ファリサイ派の人々や律法学者たちは、「この人は罪人たちを迎えて、食事まで一緒にしている」と不平を言いだした。(ルカ15・2より)

 

 放蕩息子のたとえ話は、イエスのたとえ話の中でもっともすばらしいたとえ話だ。しかし、このたとえ話にはさまざまなニュアンスがある。そのニュアンスはどの登場人物に自分を置くかによって異なる。
 例えば、放蕩息子の立場から読むなら、どんなに悪いことがあったとしても神から愛されているという慰めを受けることができる。大袈裟なほどの愛情をもった父親の姿をしているのがイエスにとっては神である。しかし、人間――あるいは人間に嫉妬して(人間の不幸よりむしろ)人間の滅びを願う悪魔――は正義を口実として、仇討ち、復讐を果たそうとし、神のイメージをもゆがめる。そして厳しく冷たく情にほだされない裁判官として人間を滅ぼす神のイメージを作り上げる。そのような残酷な神に対してイエスが宣言するのがあわれみとやさしさ(教皇フランシスコの言う「テルヌーラ」)のある父である神である。だから、どんな時代のキリスト者もこのたとえ話から慰めを受けていた。

 

 他方で、このたとえ話には、私たちにとって受け入れにくいところがある。ルカはその福音書第15章で、3つのたとえ話(失われた羊、失われた銀貨、放蕩息子)に先立って、イエスがたとえ話を語ったきっかけを私たちに伝えている。つまり、罪人と食事をしているイエスにファリサイ派が文句を言ったのがそのきっかけである。だから、ルカの意図は、私たちが放蕩息子の立場よりも、またよき父親の立場よりも、兄の立場から読むことにある。ルカは兄の回心をねらっており、このたとえ話を読む私たちをも回心させたいのだ。ところが、それがなかなか受け入れにくい。

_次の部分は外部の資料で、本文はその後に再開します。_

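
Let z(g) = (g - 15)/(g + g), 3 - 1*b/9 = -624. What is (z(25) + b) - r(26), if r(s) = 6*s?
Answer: 27436/5 ≈ 5487.2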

 イエスが私たちに伝えるのは神との和解であり、私たちの再生である。それは私たちの能力やよい生活やよい行いによってではなく、神の恵みによってのみ可能である。イニシアチブは神にある。ファリサイ派の間違いはそこにあった。彼らは最終的に自分の力で、自分の正しい生活、自分の道徳的な生活で救われると思っていたのだ。しかしながら、罪人である私たちは最初に神から赦されたからこそ、再生が可能である。ベネディクトが言う通り、キリスト者はいつも赦された者なのだ。

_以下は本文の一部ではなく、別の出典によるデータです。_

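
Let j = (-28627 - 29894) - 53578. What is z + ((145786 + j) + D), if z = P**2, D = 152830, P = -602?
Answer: 548921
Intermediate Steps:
j = -112099 (j = -58521 - 53578 = -112099)
z = 362404 (z = (-602)**2 = 362404)
z + ((145786 + j) + D) = 362404 + ((145786 - 112099) + 152830) = 362404 + (33687 + 152830) = 362404 + 186517 = 548921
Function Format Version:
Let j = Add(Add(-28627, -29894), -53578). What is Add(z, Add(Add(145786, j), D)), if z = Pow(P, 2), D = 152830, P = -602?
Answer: 548921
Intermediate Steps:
j = -112099 (j = Add(-58521, -53578) = -112099)
z = 362404 (z = Pow(-602, 2) = 362404)
Add(z, Add(Add(145786, j), D)) = Add(362404, Add(Add(145786, -112099), 152830)) = Add(362404, Add(33687, 152830)) = Add(362404, 186517) = 548921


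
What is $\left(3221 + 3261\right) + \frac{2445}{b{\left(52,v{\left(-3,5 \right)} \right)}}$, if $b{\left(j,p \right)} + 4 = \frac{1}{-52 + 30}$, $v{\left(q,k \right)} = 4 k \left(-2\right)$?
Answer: $\frac{523108}{89} \approx 5877.6$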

 ルカがその福音書のさまざまな箇所で述べるように、神は救いの食卓に私たちを招く。その食卓につくことができるためには深い変化が必要である。ところが、私たちは(聖人であっても)毎日少なくとも7回罪を犯して、神のあわれみが必要な状態なのに、間違いをしてしまう兄弟をなかなか赦すことができない。弟が家に戻ったときに、無事に戻ったのだから喜びなさいと神が私たちに言うのが典型的な不正義に見える。結果として、弟に会いたくもない、弟のそばに座りたくない。そして自分も救いの食卓につけない。
 特にいつくしみの聖年にあたり教皇フランシスコもこのテーマに触れている。また洗礼に向かう求道者にとって、またイースターに向かうキリスト者にとってこのような読み方が非常に大切だ。

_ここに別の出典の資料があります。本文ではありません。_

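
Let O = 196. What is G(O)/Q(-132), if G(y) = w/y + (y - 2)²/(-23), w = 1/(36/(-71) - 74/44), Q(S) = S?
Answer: 4203470465/339082744 ≈ 12.397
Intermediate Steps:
w = -1562/3419 (w = 1/(36*(-1/71) - 74*1/44) = 1/(-36/71 - 37/22) = 1/(-3419/1562) = -1562/3419 ≈ -0.45686)
G(y) = -1562/(3419*y) - (-2 + y)²/23 (G(y) = -1562/(3419*y) + (y - 2)²/(-23) = -1562/(3419*y) + (-2 + y)²*(-1/23) = -1562/(3419*y) - (-2 + y)²/23)
G(O)/Q(-132) = (-1562/3419/196 - (-2 + 196)²/23)/(-132) = (-1562/3419*1/196 - 1/23*194²)*(-1/132) = (-781/335062 - 1/23*37636)*(-1/132) = (-781/335062 - 37636/23)*(-1/132) = -12610411395/7706426*(-1/132) = 4203470465/339082744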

 主の祈りにあるように、私たちは兄弟を赦す限り、赦される。相手に心を閉ざし、相手を審判しようとする心から立ち直るように新しい心がイエスから与えられるよう祈りたい。
  放蕩息子の兄が父親に言われて命と喜びの祝宴の場に入ったか、私たちは知らない。イエスもルカもそれについて何も言ってくれていない。たとえ話は途中で終わるようだ。たとえ話の本当の結末は私次第なのだ。